"All right, Klara, I'll do my best. We can but pray that I shall find my lord at home, in which case I can be back in twenty minutes. I'll pick up a friend or even two when I return, as then we can all walk into the tap-room together. It won't be so conspicuous as if I came in alone. What is the time now?" he asked.
She went to the partition door, opened it and peeped into her father's room.
"Just ten minutes to nine," she said; "father will have gone by the time you come back."
"That'll be as well, won't it?" he concluded, as he finally turned to go. "If you are not in the tap-room when I come back, what shall I do with the key?"
She pointed to a small brass tray which stood on the table in among the litter of bottles, glasses, mugs and tobacco-jars.
"Just on there," she said, "then if I come into the room later, I can see it there at a glance; and oh! what a relief it will be!"

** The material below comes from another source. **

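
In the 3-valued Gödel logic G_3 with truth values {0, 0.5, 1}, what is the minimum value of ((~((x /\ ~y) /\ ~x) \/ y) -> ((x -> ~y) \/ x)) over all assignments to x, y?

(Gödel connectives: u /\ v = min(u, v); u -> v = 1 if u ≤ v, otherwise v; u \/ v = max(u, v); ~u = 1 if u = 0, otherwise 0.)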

The colour had come back to her cheeks. Indeed, she felt marvellously cheerful now and reassured. She knew that Andor would fulfil his share of the bargain, and the heavy cloud of trouble and of terror would be permanently lifted from her within the next half-hour.
In her usual, light-hearted, frivolous way she blew a kiss to Andor. But the young man, without looking again on her, had already opened the door, and the next moment he had gone out into the dark night on his errand of friendship.